Non-Gaussian Multivariate Process Capability Based on the Copulas Method: An Application to Aircraft Engine Fan Blades

Abstract

Abstract Process capability indices (PCIs) are major tools in geometric dimensioning and tolerancing (GD&T) for quantifying the production quality, monitoring production, or prioritizing projects. Initially, PCIs were constructed for studying each characteristic of the process independently. Then, they have been extended to analyze several dependent characteristics simultaneously. Nowadays, with the increasing complexity of the production parts, for example, in aircraft engines, the conformity of one part may rely on the conformity of hundreds of characteristics. Also, because those characteristics are dependent, it may be misleading to make decisions based only on univariate PCIs. However, classical multivariate PCIs in the literature do not allow treating such amount of data efficiently, unless assuming Gaussian distribution, which may be false. Regarding those issues, we advocate for PCI based on some transformation of the conformity rates.
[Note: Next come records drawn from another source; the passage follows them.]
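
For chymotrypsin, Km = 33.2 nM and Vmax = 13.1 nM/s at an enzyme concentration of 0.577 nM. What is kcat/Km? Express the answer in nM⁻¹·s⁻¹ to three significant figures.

0.684 nM⁻¹·s⁻¹

kcat = Vmax/[E]total = 13.1/0.577 = 22.7 s⁻¹.
kcat/Km = 22.7/33.2 = 0.684 nM⁻¹·s⁻¹.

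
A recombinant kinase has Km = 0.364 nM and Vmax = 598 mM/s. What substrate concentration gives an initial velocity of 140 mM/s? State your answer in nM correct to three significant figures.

0.111 nM

The required fractional saturation is v/Vmax = 140/598 = 0.2341.
Then [S]/(Km+[S]) = 0.2341 ⇒ [S] = 0.364 × 0.2341/(1 − 0.2341) = 0.111 nM.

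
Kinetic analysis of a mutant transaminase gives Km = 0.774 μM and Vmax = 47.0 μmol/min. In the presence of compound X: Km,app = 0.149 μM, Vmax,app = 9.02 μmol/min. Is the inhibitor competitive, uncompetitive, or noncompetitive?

Both Km and Vmax decrease by the same factor (~5.21-fold) — characteristic of uncompetitive inhibition.

uncompetitive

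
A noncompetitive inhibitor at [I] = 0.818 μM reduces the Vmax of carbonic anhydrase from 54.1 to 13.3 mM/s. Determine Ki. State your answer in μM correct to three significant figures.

0.267 μM

Noncompetitive: Vmax,app = Vmax/α with α = 1 + [I]/Ki.
α = Vmax/Vmax,app = 54.1/13.3 = 4.068.
Ki = [I]/(α − 1) = 0.818/3.068 = 0.267 μM.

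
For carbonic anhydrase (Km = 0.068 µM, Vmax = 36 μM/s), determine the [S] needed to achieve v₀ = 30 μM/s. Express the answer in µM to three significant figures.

Rearranging v = Vmax[S]/(Km+[S]) gives [S] = Km·v/(Vmax − v).
[S] = 0.068 × 30 / (36 − 30) = 2.040/6.000 = 0.340 µM.

0.340 µM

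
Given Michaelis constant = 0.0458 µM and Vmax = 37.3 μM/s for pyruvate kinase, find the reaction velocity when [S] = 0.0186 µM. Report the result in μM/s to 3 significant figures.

[S]/(Km+[S]) = 0.0186/0.06440 = 0.2888, the fractional saturation.
v = 0.2888 × Vmax = 0.2888 × 37.3 = 10.8 μM/s.

10.8 μM/s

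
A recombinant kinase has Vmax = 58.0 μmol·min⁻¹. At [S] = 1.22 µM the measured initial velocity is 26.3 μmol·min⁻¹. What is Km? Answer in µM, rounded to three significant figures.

1.47 µM

From v = Vmax[S]/(Km+[S]), Km = [S](Vmax − v)/v.
Km = 1.22 × (58.0 − 26.3) / 26.3 = 38.67/26.3 = 1.47 µM.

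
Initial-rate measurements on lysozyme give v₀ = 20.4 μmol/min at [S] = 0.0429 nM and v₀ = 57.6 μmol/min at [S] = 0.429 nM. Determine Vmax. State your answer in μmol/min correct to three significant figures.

72.2 μmol/min

In reciprocal form, 1/v = (Km/Vmax)·(1/[S]) + 1/Vmax. The two points give (1/[S], 1/v) = (23.31, 0.04902) and (2.331, 0.01736).
Slope = (0.04902 − 0.01736)/(23.31 − 2.331) = 0.001509; intercept = 0.04902 − 0.001509×23.31 = 0.01384.
Vmax = 1/intercept = 72.2 μmol/min; Km = slope × Vmax = 0.001509 × 72.2 = 0.109 nM.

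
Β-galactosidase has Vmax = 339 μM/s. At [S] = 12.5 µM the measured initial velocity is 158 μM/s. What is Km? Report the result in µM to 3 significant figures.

14.3 µM

From v = Vmax[S]/(Km+[S]), Km = [S](Vmax − v)/v.
Km = 12.5 × (339 − 158) / 158 = 2262/158 = 14.3 µM.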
This presents the advantage of being free from distributional assumptions, such as the Gaussian distribution. In addition, it has direct interpretation, allowing it to compare different processes. To estimate the PCIs of parts with hundreds of characteristics, we propose to use Vine Copulas. This is a very flexible class of models, which gives precise estimation even in high dimension. From an industrial perspective, the computation of the estimator can be costly. To answer this point, one explains how to compute a lower bound of the proposed PCI, which is faster to calculate. We illustrate our method adaptability with simulations under Gaussian and non-Gaussian distributions. We apply it to compare the production of fan blades of two different factories.